Digitale Aussetzer in der Familienpolitik

Der Blogfamilia-Talk ging ein bisschen an mir vorbei. Das Panel bestand mit Jenna Behrends (CDU), Alu Kitzerow-Manthey und Daniela Ehlers (Bündnis 90/Die Grünen) (die beiden letzteren krankheitsbedingt eingesprungen) nur aus Berlinerinnen. Bei allem, was sie bei der Diskussion zum Thema „Digitale Familienpolitik“ bezüglich Verwaltungsaufwand und insbesondere Kitaplätzen beizusteuern hatten, hab ich nur die Finger gekreuzt und gehofft, dass es in Hamburg nie so schlimm kommt.

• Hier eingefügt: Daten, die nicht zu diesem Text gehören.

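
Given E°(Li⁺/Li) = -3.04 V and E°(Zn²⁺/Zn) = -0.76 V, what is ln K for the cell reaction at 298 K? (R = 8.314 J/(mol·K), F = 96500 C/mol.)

E°_cell = -0.76 − (-3.04) = 2.28 V, with n = 2 electrons transferred.
At equilibrium E = 0, so the Nernst equation gives ln K = nFE°/RT = (2)(96500)(2.28)/((8.314)(298)) = 177.61.

ln K = 177.6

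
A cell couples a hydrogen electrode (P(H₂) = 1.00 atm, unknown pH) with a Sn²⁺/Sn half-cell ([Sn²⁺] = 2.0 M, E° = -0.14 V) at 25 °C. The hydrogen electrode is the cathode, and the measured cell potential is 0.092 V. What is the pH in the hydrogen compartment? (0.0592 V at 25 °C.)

E°_cell = 0.14 V and n = 2.
log Q = n(E° − E)/0.0592 = 2×(0.14 − 0.092)/0.0592 = 1.622.
With Q = [Sn²⁺]·P(H₂) / [H⁺]^2, solving for [H⁺] gives log[H⁺] = -0.660, so pH = 0.66.

pH = 0.66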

Alu Kitzerow-Manthey, Jenna Behrends, Daniela Ehlers, Indre Zetzsche

Frederik, Daniela Ehlers, Indre Zetzsche, Jenna Behrends, Alu Kitzerow-Manthey

Würze bekam der Talk dann durch die Fragen, die auf dem Hot-Seat gestellt wurden. Wahnsinnig interessant war zum Bespiel, was Jenna Behrends gemacht hat, als alle Medien über ihren Artikel zum Sexismus in der CDU hergefallen sind: Handy aus und auf den Spielplatz.
Allerletzte Wortmeldung kam von Frederick, dem Sohn einer Bloggerin, der fragte, ob wirklich geglaubt würde, dass Blogs etwas ändern könnten. Nach kurzer Diskussion dazu hielt er dann auch das Abschlussplädoyer für das Bloggen, als er sagte: „Blogger schreiben ja. Und manche Menschen hören auch auf das, was geschrieben wird. Also ja, ich glaube, dass Blogger etwas verändern können.“

And the Awards go to…

In diesem Spirit wurden dann anschließend die Blogfamilia-Awards verliehen. Es begann zu Recht tränenreich, als „22 Monate“ den dritten Platz gemacht hat. „22 Monate“ geht mir wirklich an die Nieren. Ich kann auch nicht empfehlen, sich da in Schwangerschaft oder Stillzeit reinzulesen, sonst kann man vielleicht nie wieder aufhören zu weinen. Bei diesem Blogprojekt haben Eltern vier Jahre nach dem Tod ihres Sohnes Josef angefangen, sein kleines Leben in Tagebucheinträgen nachzuskizzieren. 6 Monate gibt es schon, nur 22 werden es.
Platz Zwei ging an Minimenschlein Leonie Lutz für ihr Engagement für die Kinderhilfe in Kambodscha. Leonie war sichtlich bewegt und hat auch noch einmal erzählt, was die Reise nach Kambodscha mit der Lifestylemutti gemacht hat und wie sich der Fokus in ihrem Leben verändert hat.
Der erste Platz ging an Anke Neckar und ihren Blog Lächeln und Winken für ihren stetigen Einsatz für die DKMS.

Lächeln und Winken, Blogfamilia, Award

Mit Award und Lächeln ohne Winken

Der gemütliche Teil des Bloggens

Zum Abschluss gab es ein bis drei Bier, die man im Innenhof zum Klönschnack genießen konnte. Das war super, denn das macht auch ein bisschen das Flair der Blogfamilia aus. Tolle Familienblogger, die man schon kennt, treffen und dann die tollen Leute kennenlernen, die die kennen. Schön war es, das Familienblogger-Klassentreffen.

Vielen Dank an all die lieben Menschen, die hinter dem Blogfamilia e.V. stehen und so viel ihrer Kraft in diese inspirierende Veranstaltung investiert haben!